There is, of course, a great deal of administrative devolution already in Scotland. One thing that impressed me was that 8,000 people administer Scotland in Scotland and only 60 in Whitehall, so administrative devolution is very much in being. My hon. Friend asked about real devolution, that is, giving power back to the people. We hope to continue the cuts in taxation. We hope also substantially to reduce the number of controls on local authorities and on industry. That is real devolution.

Mr. William Hamilton

Does the right hon. Lady recall that during the previous Parliament the Tory Opposition campaigned vigorously for the dispersal of Civil Service jobs to Scotland? Will she undertake that those jobs will still go to Scotland in the numbers planned by the Labour Government? When does she think that unemployment in Scotland will, as a direct result of her policies, increase to 300,000 or 400,000?

The Prime Minister

A statement on dispersal will be made within a few minutes. It would be better if I were not to trespass on that. I hope that the ultimate result of our policies will be to increase genuine employment.

Mr. Henderson

Not only my right hon. Friend's recent visit to Edinburgh but her previous visits to Scotland in general have been appreciated. Will she confirm that Scotland provides a marvellous environment in which both to live and to work, not only for civil servants but for science-based industries, which would find an admirable quality of staff in Scotland?

The Prime Minister

I hope to visit more science-based industries in Scotland and to make other visits.

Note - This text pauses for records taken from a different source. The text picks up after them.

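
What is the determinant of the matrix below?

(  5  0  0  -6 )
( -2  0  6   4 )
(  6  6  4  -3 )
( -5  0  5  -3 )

The determinant is 1860.

Expand along column 2 (it has 3 zeros):
  − (6) · M_32   where M_32 = det([5 0 -6; -2 6 4; -5 5 -3]) = -310
det = (-1)·(6)·(-310) = 1860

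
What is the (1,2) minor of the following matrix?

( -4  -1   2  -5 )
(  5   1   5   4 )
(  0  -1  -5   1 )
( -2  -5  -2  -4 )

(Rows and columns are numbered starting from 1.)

Delete row 1 and column 2; the remaining 3×3 submatrix is [5 5 4; 0 -5 1; -2 -2 -4].
Its determinant is 60.

60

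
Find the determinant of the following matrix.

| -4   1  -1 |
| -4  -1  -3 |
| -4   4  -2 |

-32

Expand along row 1:
  + (-4) · |-1 -3; 4 -2| = (-4)·(2 − (-12)) = -56
  − 1 · |-4 -3; -4 -2| = −1·(8 − 12) = 4
  + (-1) · |-4 -1; -4 4| = (-1)·(-16 − 4) = 20
Sum: (-56) + (4) + (20) = -32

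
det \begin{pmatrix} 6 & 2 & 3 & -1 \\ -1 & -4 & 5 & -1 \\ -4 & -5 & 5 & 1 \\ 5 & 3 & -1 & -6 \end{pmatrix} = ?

The determinant is 135.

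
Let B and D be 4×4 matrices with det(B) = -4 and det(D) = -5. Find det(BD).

det(BD) = det(B)·det(D) = (-4)·(-5) = 20

|BD| = 20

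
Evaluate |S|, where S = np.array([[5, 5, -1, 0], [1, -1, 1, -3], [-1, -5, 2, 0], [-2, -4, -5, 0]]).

Expand along column 4 (it has 3 zeros):
  + (-3) · M_24   where M_24 = det([5 5 -1; -1 -5 2; -2 -4 -5]) = 126
det = (+1)·(-3)·(126) = -378

|S| = -378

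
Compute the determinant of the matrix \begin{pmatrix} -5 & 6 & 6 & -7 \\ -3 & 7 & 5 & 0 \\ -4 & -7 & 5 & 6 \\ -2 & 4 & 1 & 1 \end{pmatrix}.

The determinant is -1073.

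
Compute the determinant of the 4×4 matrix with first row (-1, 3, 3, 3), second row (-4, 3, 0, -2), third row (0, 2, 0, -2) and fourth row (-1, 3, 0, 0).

-66

Expand along column 3 (it has 3 zeros):
  + (3) · M_13   where M_13 = det([-4 3 -2; 0 2 -2; -1 3 0]) = -22
det = (+1)·(3)·(-22) = -66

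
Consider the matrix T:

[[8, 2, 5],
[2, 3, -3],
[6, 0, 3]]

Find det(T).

|T| = -66

Expand along row 3:
  + 6 · |2 5; 3 -3| = 6·(-6 − 15) = -126
  + 3 · |8 2; 2 3| = 3·(24 − 4) = 60
Sum: (-126) + (60) = -66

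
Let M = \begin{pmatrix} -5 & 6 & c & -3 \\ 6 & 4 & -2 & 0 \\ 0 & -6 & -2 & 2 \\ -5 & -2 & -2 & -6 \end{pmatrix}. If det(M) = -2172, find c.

Expanding along the column containing c, det(M) is linear in c: det(M) = (200)·c + (-972).
Set (200)·c + (-972) = -2172  ⇒  (200)·c = -1200  ⇒  c = -6.

-6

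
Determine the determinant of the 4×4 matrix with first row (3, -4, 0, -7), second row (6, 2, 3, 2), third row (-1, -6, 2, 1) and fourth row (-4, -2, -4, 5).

Expand along row 1 (it has 1 zero):
  + (3) · M_11   where M_11 = det([2 3 2; -6 2 1; -2 -4 5]) = 168
  − (-4) · M_12   where M_12 = det([6 3 2; -1 2 1; -4 -4 5]) = 111
  − (-7) · M_14   where M_14 = det([6 2 3; -1 -6 2; -4 -2 -4]) = 78
det = (+1)·(3)·(168) + (-1)·(-4)·(111) + (-1)·(-7)·(78) = 1494

1494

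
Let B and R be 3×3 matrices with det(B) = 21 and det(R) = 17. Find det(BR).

det(BR) = det(B)·det(R) = (21)·(17) = 357

|BR| = 357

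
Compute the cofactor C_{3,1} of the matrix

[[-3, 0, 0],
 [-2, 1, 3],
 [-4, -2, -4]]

0

Delete row 3 and column 1; the remaining 2×2 submatrix is [0 0; 1 3].
Its determinant is 0·3 − 0·1 = 0.
The cofactor carries sign (−1)^(3+1) = +1, so C_{3,1} = +(0) = 0.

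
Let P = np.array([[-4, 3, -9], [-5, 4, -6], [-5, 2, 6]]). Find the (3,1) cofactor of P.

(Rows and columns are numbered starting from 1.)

18

Delete row 3 and column 1; the remaining 2×2 submatrix is [3 -9; 4 -6].
Its determinant is 3·(-6) − (-9)·4 = 18.
The cofactor carries sign (−1)^(3+1) = +1, so C_{3,1} = +(18) = 18.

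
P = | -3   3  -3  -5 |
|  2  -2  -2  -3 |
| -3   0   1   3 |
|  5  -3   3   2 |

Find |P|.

-74

Expand along row 3 (it has 1 zero):
  + (-3) · M_31   where M_31 = det([3 -3 -5; -2 -2 -3; -3 3 2]) = 36
  + (1) · M_33   where M_33 = det([-3 3 -5; 2 -2 -3; 5 -3 2]) = -38
  − (3) · M_34   where M_34 = det([-3 3 -3; 2 -2 -2; 5 -3 3]) = -24
det = (+1)·(-3)·(36) + (+1)·(1)·(-38) + (-1)·(3)·(-24) = -74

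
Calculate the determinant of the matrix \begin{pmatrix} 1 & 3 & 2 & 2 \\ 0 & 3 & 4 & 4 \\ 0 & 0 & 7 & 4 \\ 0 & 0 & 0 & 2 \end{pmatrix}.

The matrix is upper triangular, so the determinant is the product of the diagonal entries:
det = (1) · (3) · (7) · (2) = 42

The determinant is 42.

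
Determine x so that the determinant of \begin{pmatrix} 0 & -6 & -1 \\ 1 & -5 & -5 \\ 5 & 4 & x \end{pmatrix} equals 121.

0

Expanding along the row containing x, det(B) is linear in x: det(B) = (6)·x + (121).
Set (6)·x + (121) = 121  ⇒  (6)·x = 0  ⇒  x = 0.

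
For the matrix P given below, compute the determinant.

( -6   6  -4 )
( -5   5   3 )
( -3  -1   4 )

Expand along row 1:
  + (-6) · |5 3; -1 4| = (-6)·(20 − (-3)) = -138
  − 6 · |-5 3; -3 4| = −6·(-20 − (-9)) = 66
  + (-4) · |-5 5; -3 -1| = (-4)·(5 − (-15)) = -80
Sum: (-138) + (66) + (-80) = -152

The determinant is -152.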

I hope also to spend part of my holidays there.

Mr. David Steel

When the right hon. Lady and her ministerial colleagues refer to devolution in Scotland, will they leave out, in that context, discussion of the proposed Select Committee on Scottish Affairs? Is she aware that we had one such Committee before and that it was not a riotous success?

The Prime Minister

I did not include it in my reply.

Mr. Donald Stewart

Since the Tory vote in the referendum was influenced by the advice of Lord Home to vote "No" on the ground that he would see that a better Bill was produced than the Scotland Act, what representations has the right hon. Lady had from the noble Lord which would indicate that he has any intention of carrying out his promise?

The Prime Minister

I am in quite frequent touch with my right hon. and noble Friend Lord Home. His advice is always excellent. I trust that the right hon. Gentleman will consult my right hon. Friend the Leader of the House about future talks on devolution.